7.4 Le 22 novembre 2001, II. a envoyé au service juridique de la succursale de Zurich la liste de ses clients exerçant des fonctions publiques au sens large, parmi lesquels figurait N., dont les fonds en dépôt atteignaient USD 340’769 (cl. annexes 7 p. 002186).

P. Des réactions des différents acteurs confrontés à la question de la lutte contre le blanchiment

1. Du Comité de Direction locale de la succursale de Zurich

1.1 En décembre 1998, le Comité avait décidé que les comptes des clients exerçant des fonctions publiques devaient être analysés au moins deux fois par an.
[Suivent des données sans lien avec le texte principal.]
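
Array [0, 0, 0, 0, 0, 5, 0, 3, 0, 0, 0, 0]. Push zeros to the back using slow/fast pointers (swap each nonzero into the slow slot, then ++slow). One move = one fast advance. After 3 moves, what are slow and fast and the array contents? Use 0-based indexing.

slow=0 fast=0: a[fast]=0, fast++
slow=0 fast=1: a[fast]=0, fast++
slow=0 fast=2: a[fast]=0, fast++

slow=0, fast=3, a=[0, 0, 0, 0, 0, 5, 0, 3, 0, 0, 0, 0]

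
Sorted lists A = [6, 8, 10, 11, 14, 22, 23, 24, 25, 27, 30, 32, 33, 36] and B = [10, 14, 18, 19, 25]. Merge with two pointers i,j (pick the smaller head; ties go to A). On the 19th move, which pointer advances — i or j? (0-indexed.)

i

[i=0,j=0] A[i]=6<=B[j]=10 take 6 → i++
[i=1,j=0] A[i]=8<=B[j]=10 take 8 → i++
[i=2,j=0] A[i]=10<=B[j]=10 take 10 → i++
[i=3,j=0] A[i]=11>B[j]=10 take 10 → j++
[i=3,j=1] A[i]=11<=B[j]=14 take 11 → i++
[i=4,j=1] A[i]=14<=B[j]=14 take 14 → i++
[i=5,j=1] A[i]=22>B[j]=14 take 14 → j++
[i=5,j=2] A[i]=22>B[j]=18 take 18 → j++
[i=5,j=3] A[i]=22>B[j]=19 take 19 → j++
[i=5,j=4] A[i]=22<=B[j]=25 take 22 → i++
[i=6,j=4] A[i]=23<=B[j]=25 take 23 → i++
[i=7,j=4] A[i]=24<=B[j]=25 take 24 → i++
[i=8,j=4] A[i]=25<=B[j]=25 take 25 → i++
[i=9,j=4] A[i]=27>B[j]=25 take 25 → j++
[i=9,j=5] B done, take A[i]=27 → i++
[i=10,j=5] B done, take A[i]=30 → i++
[i=11,j=5] B done, take A[i]=32 → i++
[i=12,j=5] B done, take A[i]=33 → i++
[i=13,j=5] B done, take A[i]=36 → i++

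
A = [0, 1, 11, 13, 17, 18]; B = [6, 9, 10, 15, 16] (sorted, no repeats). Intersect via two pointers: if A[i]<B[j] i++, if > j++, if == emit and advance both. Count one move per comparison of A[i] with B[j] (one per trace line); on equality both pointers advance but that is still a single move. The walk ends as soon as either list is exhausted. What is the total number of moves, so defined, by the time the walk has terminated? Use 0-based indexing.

9 moves

[i=0,j=0] 0<6 → i++
[i=1,j=0] 1<6 → i++
[i=2,j=0] 11>6 → j++
[i=2,j=1] 11>9 → j++
[i=2,j=2] 11>10 → j++
[i=2,j=3] 11<15 → i++
[i=3,j=3] 13<15 → i++
[i=4,j=3] 17>15 → j++
[i=4,j=4] 17>16 → j++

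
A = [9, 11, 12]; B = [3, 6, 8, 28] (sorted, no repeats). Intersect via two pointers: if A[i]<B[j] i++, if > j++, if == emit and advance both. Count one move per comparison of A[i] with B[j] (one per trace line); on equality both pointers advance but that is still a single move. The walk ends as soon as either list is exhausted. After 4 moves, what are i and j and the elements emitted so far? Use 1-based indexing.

[i=1,j=1] 9>3 → j++
[i=1,j=2] 9>6 → j++
[i=1,j=3] 9>8 → j++
[i=1,j=4] 9<28 → i++

i=2, j=4, emitted=[]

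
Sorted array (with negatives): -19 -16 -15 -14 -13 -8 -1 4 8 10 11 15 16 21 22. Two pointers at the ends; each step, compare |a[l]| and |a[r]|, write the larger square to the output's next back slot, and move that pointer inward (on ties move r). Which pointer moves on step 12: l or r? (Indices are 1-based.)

l=1 r=15: |-19|<=|22| out[15]=484, r--
l=1 r=14: |-19|<=|21| out[14]=441, r--
l=1 r=13: |-19|>|16| out[13]=361, l++
l=2 r=13: |-16|<=|16| out[12]=256, r--
l=2 r=12: |-16|>|15| out[11]=256, l++
l=3 r=12: |-15|<=|15| out[10]=225, r--
l=3 r=11: |-15|>|11| out[9]=225, l++
l=4 r=11: |-14|>|11| out[8]=196, l++
l=5 r=11: |-13|>|11| out[7]=169, l++
l=6 r=11: |-8|<=|11| out[6]=121, r--
l=6 r=10: |-8|<=|10| out[5]=100, r--
l=6 r=9: |-8|<=|8| out[4]=64, r--

r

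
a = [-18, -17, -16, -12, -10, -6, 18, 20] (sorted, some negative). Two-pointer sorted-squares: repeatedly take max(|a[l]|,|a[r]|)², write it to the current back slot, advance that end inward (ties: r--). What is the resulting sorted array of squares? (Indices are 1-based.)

l=1 r=8: |-18|<=|20| out[8]=400, r--
l=1 r=7: |-18|<=|18| out[7]=324, r--
l=1 r=6: |-18|>|-6| out[6]=324, l++
l=2 r=6: |-17|>|-6| out[5]=289, l++
l=3 r=6: |-16|>|-6| out[4]=256, l++
l=4 r=6: |-12|>|-6| out[3]=144, l++
l=5 r=6: |-10|>|-6| out[2]=100, l++
l=6 r=6: |-6|<=|-6| out[1]=36, r--

[36, 100, 144, 256, 289, 324, 324, 400]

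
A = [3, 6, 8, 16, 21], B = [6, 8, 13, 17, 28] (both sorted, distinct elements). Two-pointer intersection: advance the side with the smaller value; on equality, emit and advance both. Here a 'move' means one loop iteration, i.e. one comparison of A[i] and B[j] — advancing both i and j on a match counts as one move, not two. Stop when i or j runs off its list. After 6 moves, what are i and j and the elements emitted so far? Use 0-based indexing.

i=0 j=0: 3<6, i++
i=1 j=0: 6==6 emit, i++,j++
i=2 j=1: 8==8 emit, i++,j++
i=3 j=2: 16>13, j++
i=3 j=3: 16<17, i++
i=4 j=3: 21>17, j++

i=4, j=4, emitted=[6, 8]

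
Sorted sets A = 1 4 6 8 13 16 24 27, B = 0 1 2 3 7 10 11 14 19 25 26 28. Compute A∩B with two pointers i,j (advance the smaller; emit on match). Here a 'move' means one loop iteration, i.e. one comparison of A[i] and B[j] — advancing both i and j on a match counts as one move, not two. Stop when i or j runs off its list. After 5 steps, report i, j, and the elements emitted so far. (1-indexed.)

[i=1,j=1] 1>0 → j++
[i=1,j=2] 1==1 emit → i++,j++
[i=2,j=3] 4>2 → j++
[i=2,j=4] 4>3 → j++
[i=2,j=5] 4<7 → i++

i=3, j=5, emitted=[1]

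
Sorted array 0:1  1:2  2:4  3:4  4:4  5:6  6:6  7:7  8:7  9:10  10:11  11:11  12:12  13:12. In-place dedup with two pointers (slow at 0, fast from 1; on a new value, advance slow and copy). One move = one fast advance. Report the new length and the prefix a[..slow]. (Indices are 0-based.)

length 8; prefix = [1, 2, 4, 6, 7, 10, 11, 12]

(s=0,f=1) a[fast]=2≠a[slow]=1 write a[1]=2 → slow++,fast++
(s=1,f=2) a[fast]=4≠a[slow]=2 write a[2]=4 → slow++,fast++
(s=2,f=3) a[fast]=4=a[slow] dup → fast++
(s=2,f=4) a[fast]=4=a[slow] dup → fast++
(s=2,f=5) a[fast]=6≠a[slow]=4 write a[3]=6 → slow++,fast++
(s=3,f=6) a[fast]=6=a[slow] dup → fast++
(s=3,f=7) a[fast]=7≠a[slow]=6 write a[4]=7 → slow++,fast++
(s=4,f=8) a[fast]=7=a[slow] dup → fast++
(s=4,f=9) a[fast]=10≠a[slow]=7 write a[5]=10 → slow++,fast++
(s=5,f=10) a[fast]=11≠a[slow]=10 write a[6]=11 → slow++,fast++
(s=6,f=11) a[fast]=11=a[slow] dup → fast++
(s=6,f=12) a[fast]=12≠a[slow]=11 write a[7]=12 → slow++,fast++
(s=7,f=13) a[fast]=12=a[slow] dup → fast++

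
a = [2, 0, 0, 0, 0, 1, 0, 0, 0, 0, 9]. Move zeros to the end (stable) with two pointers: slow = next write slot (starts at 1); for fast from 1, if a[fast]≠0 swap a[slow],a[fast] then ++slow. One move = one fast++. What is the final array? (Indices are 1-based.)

(s=1,f=1) a[fast]=2≠0 swap→a[1]=2 → slow++,fast++
(s=2,f=2) a[fast]=0 → fast++
(s=2,f=3) a[fast]=0 → fast++
(s=2,f=4) a[fast]=0 → fast++
(s=2,f=5) a[fast]=0 → fast++
(s=2,f=6) a[fast]=1≠0 swap→a[2]=1 → slow++,fast++
(s=3,f=7) a[fast]=0 → fast++
(s=3,f=8) a[fast]=0 → fast++
(s=3,f=9) a[fast]=0 → fast++
(s=3,f=10) a[fast]=0 → fast++
(s=3,f=11) a[fast]=9≠0 swap→a[3]=9 → slow++,fast++

[2, 1, 9, 0, 0, 0, 0, 0, 0, 0, 0]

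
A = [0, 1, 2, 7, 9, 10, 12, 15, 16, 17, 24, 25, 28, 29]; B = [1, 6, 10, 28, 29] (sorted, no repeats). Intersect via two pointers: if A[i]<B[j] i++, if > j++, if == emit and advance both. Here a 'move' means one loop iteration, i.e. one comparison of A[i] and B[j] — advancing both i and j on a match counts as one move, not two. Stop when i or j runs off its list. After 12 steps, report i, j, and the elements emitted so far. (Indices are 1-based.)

[i=1,j=1] 0<1 → i++
[i=2,j=1] 1==1 emit → i++,j++
[i=3,j=2] 2<6 → i++
[i=4,j=2] 7>6 → j++
[i=4,j=3] 7<10 → i++
[i=5,j=3] 9<10 → i++
[i=6,j=3] 10==10 emit → i++,j++
[i=7,j=4] 12<28 → i++
[i=8,j=4] 15<28 → i++
[i=9,j=4] 16<28 → i++
[i=10,j=4] 17<28 → i++
[i=11,j=4] 24<28 → i++

i=12, j=4, emitted=[1, 10]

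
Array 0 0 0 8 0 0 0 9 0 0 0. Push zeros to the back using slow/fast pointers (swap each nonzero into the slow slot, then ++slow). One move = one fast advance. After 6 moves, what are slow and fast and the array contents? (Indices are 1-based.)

slow=2, fast=7, a=[8, 0, 0, 0, 0, 0, 0, 9, 0, 0, 0]

(s=1,f=1) a[fast]=0 → fast++
(s=1,f=2) a[fast]=0 → fast++
(s=1,f=3) a[fast]=0 → fast++
(s=1,f=4) a[fast]=8≠0 swap→a[1]=8 → slow++,fast++
(s=2,f=5) a[fast]=0 → fast++
(s=2,f=6) a[fast]=0 → fast++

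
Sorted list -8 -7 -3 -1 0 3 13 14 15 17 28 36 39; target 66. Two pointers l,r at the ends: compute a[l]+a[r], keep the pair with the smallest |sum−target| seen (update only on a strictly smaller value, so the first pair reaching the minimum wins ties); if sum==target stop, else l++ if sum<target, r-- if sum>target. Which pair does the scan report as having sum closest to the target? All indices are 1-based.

[1,13] -8+39=31 d=35 * → l++
[2,13] -7+39=32 d=34 * → l++
[3,13] -3+39=36 d=30 * → l++
[4,13] -1+39=38 d=28 * → l++
[5,13] 0+39=39 d=27 * → l++
[6,13] 3+39=42 d=24 * → l++
[7,13] 13+39=52 d=14 * → l++
[8,13] 14+39=53 d=13 * → l++
[9,13] 15+39=54 d=12 * → l++
[10,13] 17+39=56 d=10 * → l++
[11,13] 28+39=67 d=1 * → r--
[11,12] 28+36=64 d=2 → l++

pair (28, 39) with sum 67 (|Δ|=1)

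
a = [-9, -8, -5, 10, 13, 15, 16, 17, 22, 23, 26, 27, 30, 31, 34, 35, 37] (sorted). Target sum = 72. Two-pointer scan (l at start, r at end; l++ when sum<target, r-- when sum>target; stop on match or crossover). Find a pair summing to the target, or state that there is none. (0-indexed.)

(35, 37)

[0,16] -9+37=28 <72 → l++
[1,16] -8+37=29 <72 → l++
[2,16] -5+37=32 <72 → l++
[3,16] 10+37=47 <72 → l++
[4,16] 13+37=50 <72 → l++
[5,16] 15+37=52 <72 → l++
[6,16] 16+37=53 <72 → l++
[7,16] 17+37=54 <72 → l++
[8,16] 22+37=59 <72 → l++
[9,16] 23+37=60 <72 → l++
[10,16] 26+37=63 <72 → l++
[11,16] 27+37=64 <72 → l++
[12,16] 30+37=67 <72 → l++
[13,16] 31+37=68 <72 → l++
[14,16] 34+37=71 <72 → l++
[15,16] 35+37=72 → found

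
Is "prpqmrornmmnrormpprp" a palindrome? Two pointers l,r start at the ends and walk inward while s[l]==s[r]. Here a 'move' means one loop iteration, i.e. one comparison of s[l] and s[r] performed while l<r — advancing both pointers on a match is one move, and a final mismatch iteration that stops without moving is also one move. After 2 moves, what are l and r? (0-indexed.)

[0,19] 'p'=='p' → l++,r--
[1,18] 'r'=='r' → l++,r--

l=2, r=17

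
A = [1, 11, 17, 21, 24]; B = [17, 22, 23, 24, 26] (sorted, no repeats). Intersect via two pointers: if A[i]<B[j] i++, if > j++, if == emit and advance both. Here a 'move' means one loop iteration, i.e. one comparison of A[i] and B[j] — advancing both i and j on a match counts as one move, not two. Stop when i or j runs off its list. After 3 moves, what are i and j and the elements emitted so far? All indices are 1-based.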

Aussi, en date du 1er mars 1999, U. lui a adressé un bilan des transactions sur les comptes en question entre le 1er juillet 1998 (date d’entrée en vigueur des Directives du Comité de la Direction générale sur les clients potentiels ou existants qui exercent des fonctions publiques) et le 13 février 1999. Parmi ces comptes, ceux de H. (no 4), F. (no 1) et K. (no 8) qui présentaient respectivement des sorties de USD 66'890.41 et des entrées de USD 161'622 entre le 20 juillet et le 24 décembre 1998 et un solde au 23 février 1999 de USD 1'165'470.38; des entrées de USD 689'789.59 entre le 1er octobre et le 26 novembre 1998 et un solde de 2'179'165.04 au 23 février 1999; une entrée de USD 100'000 le 11 novembre 1998 et un solde de USD 957'836.60 au 23 février 1999 (cl. annexes 7 p. 002141).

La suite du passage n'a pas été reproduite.